Ist die Behandlung rehabilitationsbedürftiger  Unfallopfer durch die Anwendung eines Fallpauschalensystem gefährdet?

Aus dem Querschnittgelähmten-Zentrum des Berufsgenossenschaftlichen Unfallkrankenhauses Hamburg, Bergedorfer Straße 10 in 21033 Hamburg

Chefarzt Dr. med. Gerhard Exner, Tel.: +49 40/7306-2600; Fax: +49 40/7306-2620

 

 

Zusammenfassung
A

Auch in den Sondereinrichtungen der Berufsgenossenschaften (Vereinigung der Berufsgenossenschaftlichen Kliniken e. V.) ist mit der Einführung der vorgesehenen Entgeltverordnung damit zu rechnen, daß die bisherigen Heilverfahren für rehabilitationsbedürftige Unfallopfer gefährdet werden.
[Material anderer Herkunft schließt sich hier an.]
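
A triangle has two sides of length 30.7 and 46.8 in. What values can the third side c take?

16.1 < c < 77.5

By the triangle inequality, c must be less than 30.7 + 46.8 = 77.5 and greater than |30.7 − 46.8| = 16.1.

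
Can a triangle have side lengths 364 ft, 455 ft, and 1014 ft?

The longest side is 1014, but the other two sum to only 819.
819 < 1014, so the triangle inequality fails.

No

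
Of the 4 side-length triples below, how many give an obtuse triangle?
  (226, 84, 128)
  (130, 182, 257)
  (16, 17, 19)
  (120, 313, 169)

(226,84,128): 84+128 ≤ 226, not a triangle
(130,182,257): 130²+182² = 50024 < 66049 = 257² → obtuse
(16,17,19): 16²+17² = 545 > 361 = 19² → acute
(120,313,169): 120+169 ≤ 313, not a triangle
1 of the 4 is obtuse.

1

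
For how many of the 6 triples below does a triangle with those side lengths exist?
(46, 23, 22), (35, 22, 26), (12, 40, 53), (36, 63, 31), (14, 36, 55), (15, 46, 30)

(22,23,46): 22+23 ≤ 46 → not valid
(22,26,35): 22+26 > 35 → valid
(12,40,53): 12+40 ≤ 53 → not valid
(31,36,63): 31+36 > 63 → valid
(14,36,55): 14+36 ≤ 55 → not valid
(15,30,46): 15+30 ≤ 46 → not valid
2 of the 6 triples form a triangle.

2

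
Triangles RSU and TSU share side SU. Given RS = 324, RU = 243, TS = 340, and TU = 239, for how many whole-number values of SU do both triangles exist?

From triangle RSU: 81 < SU < 567.
From triangle TSU: 101 < SU < 579.
Intersection: 101 < SU < 567, so integers 102 through 566: 465 values.

465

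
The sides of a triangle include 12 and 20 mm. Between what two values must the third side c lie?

By the triangle inequality, c must be less than 12 + 20 = 32 and greater than |12 − 20| = 8.

8 < c < 32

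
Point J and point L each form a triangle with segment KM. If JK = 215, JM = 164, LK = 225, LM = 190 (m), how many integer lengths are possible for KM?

From triangle JKM: 51 < KM < 379.
From triangle LKM: 35 < KM < 415.
Intersection: 51 < KM < 379, so integers 52 through 378: 327 values.

327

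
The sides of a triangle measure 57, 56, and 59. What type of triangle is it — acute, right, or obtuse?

Compare the square of the longest side to the sum of squares of the other two: 56² + 57² = 6385 > 3481 = 59².

acute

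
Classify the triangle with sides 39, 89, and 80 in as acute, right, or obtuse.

right

Compare the square of the longest side to the sum of squares of the other two: 39² + 80² = 7921 = 89².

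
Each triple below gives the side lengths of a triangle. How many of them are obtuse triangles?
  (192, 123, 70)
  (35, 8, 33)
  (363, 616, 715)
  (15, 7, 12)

3

(192,123,70): 70²+123² = 20029 < 36864 = 192² → obtuse
(35,8,33): 8²+33² = 1153 < 1225 = 35² → obtuse
(363,616,715): 363²+616² = 511225 = 715² → right
(15,7,12): 7²+12² = 193 < 225 = 15² → obtuse
3 of the 4 are obtuse.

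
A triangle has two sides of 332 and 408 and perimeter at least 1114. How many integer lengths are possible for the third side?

366

Triangle inequality: 76 < x < 740. Perimeter ≥ 1114 gives x ≥ 1114 − 332 − 408 = 374.
So 374 ≤ x < 740; integers 374 through 739: 366 values.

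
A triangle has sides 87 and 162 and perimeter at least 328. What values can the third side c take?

Triangle inequality alone gives 75 < c < 249.
The perimeter condition gives c ≥ 328 − 87 − 162 = 79.
Intersecting the two: 79 ≤ c < 249.

79 ≤ c < 249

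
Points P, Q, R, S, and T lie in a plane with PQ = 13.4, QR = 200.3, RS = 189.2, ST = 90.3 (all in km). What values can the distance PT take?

0 ≤ PT ≤ 493.2 km

The maximum is all hops collinear in one direction: 13.4 + 200.3 + 189.2 + 90.3 = 493.2.
The longest hop is 200.3; the others sum to 292.9. Since 200.3 ≤ 292.9, the path can fold back on itself completely, so the minimum distance is 0.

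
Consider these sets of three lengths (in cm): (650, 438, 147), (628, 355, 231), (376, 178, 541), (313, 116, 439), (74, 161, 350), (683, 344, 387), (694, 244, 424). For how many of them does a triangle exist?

(147,438,650): 147+438 ≤ 650 → not valid
(231,355,628): 231+355 ≤ 628 → not valid
(178,376,541): 178+376 > 541 → valid
(116,313,439): 116+313 ≤ 439 → not valid
(74,161,350): 74+161 ≤ 350 → not valid
(344,387,683): 344+387 > 683 → valid
(244,424,694): 244+424 ≤ 694 → not valid
2 of the 7 triples form a triangle.

2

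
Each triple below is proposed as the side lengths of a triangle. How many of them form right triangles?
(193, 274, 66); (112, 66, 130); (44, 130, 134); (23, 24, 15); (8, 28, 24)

1

(193,274,66): 66+193 ≤ 274, not a triangle
(112,66,130): 66²+112² = 16900 = 130² → right
(44,130,134): 44²+130² = 18836 > 17956 = 134² → acute
(23,24,15): 15²+23² = 754 > 576 = 24² → acute
(8,28,24): 8²+24² = 640 < 784 = 28² → obtuse
1 of the 5 is right.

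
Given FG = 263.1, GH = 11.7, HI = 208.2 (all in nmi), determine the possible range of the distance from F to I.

The maximum is all hops collinear in one direction: 263.1 + 11.7 + 208.2 = 483.0.
The longest hop is 263.1; the others sum to 219.9. Folding the others back against it leaves at least 263.1 − 219.9 = 43.2.

43.2 ≤ FI ≤ 483.0 nmi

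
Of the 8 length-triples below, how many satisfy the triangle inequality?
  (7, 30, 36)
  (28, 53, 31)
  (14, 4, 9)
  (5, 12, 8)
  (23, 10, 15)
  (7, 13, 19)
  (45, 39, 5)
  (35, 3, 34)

(7,30,36): 7+30 > 36 → valid
(28,31,53): 28+31 > 53 → valid
(4,9,14): 4+9 ≤ 14 → not valid
(5,8,12): 5+8 > 12 → valid
(10,15,23): 10+15 > 23 → valid
(7,13,19): 7+13 > 19 → valid
(5,39,45): 5+39 ≤ 45 → not valid
(3,34,35): 3+34 > 35 → valid
6 of the 8 triples form a triangle.

6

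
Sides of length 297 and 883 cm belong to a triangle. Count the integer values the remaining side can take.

593

The third side lies in the open interval (586, 1180).
Integers from 587 to 1179 inclusive: 1179 − 587 + 1 = 593.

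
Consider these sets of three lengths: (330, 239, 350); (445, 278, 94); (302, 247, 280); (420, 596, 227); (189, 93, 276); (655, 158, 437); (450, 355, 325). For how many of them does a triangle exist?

(239,330,350): 239+330 > 350 → valid
(94,278,445): 94+278 ≤ 445 → not valid
(247,280,302): 247+280 > 302 → valid
(227,420,596): 227+420 > 596 → valid
(93,189,276): 93+189 > 276 → valid
(158,437,655): 158+437 ≤ 655 → not valid
(325,355,450): 325+355 > 450 → valid
5 of the 7 triples form a triangle.

5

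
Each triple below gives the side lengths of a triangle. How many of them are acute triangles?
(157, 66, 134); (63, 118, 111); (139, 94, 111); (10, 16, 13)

3

(157,66,134): 66²+134² = 22312 < 24649 = 157² → obtuse
(63,118,111): 63²+111² = 16290 > 13924 = 118² → acute
(139,94,111): 94²+111² = 21157 > 19321 = 139² → acute
(10,16,13): 10²+13² = 269 > 256 = 16² → acute
3 of the 4 are acute.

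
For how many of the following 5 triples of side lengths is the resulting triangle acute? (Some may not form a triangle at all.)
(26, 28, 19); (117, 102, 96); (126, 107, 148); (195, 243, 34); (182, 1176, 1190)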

Es ist mit dem Instrumentarium der neuen Entgeltverordnung – dargestellt in dem ICD-10 und OPS-301 – eine korrekte Abbildung der komplexen Behandlungsabläufe nicht möglich, da weder die Komplexität der Diagnosen komplett wiedergegeben werden kann, noch die Behandlungsabläufe insbesondere, sofern sie in den rehabilitativen Anteil hinein reichen. Zu dem kann mit dem DRG-System das Nebeneinander von Akutbehandlung und gleichzeitig notwendigen rehabilitativen Maßnahmen nicht erfasst werden. Die Schnittstellen-Problematik ist mit dem Referentenentwurf zur Einführung dieses Gesetztes völlig ungelöst. Somit wird der gesamte Behandlungsaufwand nicht dargestellt werden können. Zum dritten wird es bei den besonders schwerstverletzten Unfallopfern, von denen hier die Rede ist, wie Querschnittgelähmten, Brandverletzten und Schädel-Hirn-Traumatisierten nicht möglich sein, tragfähige Patientensegmente zu bilden, aus denen ein aufwandsgerechter case-mix gebildet werden kann.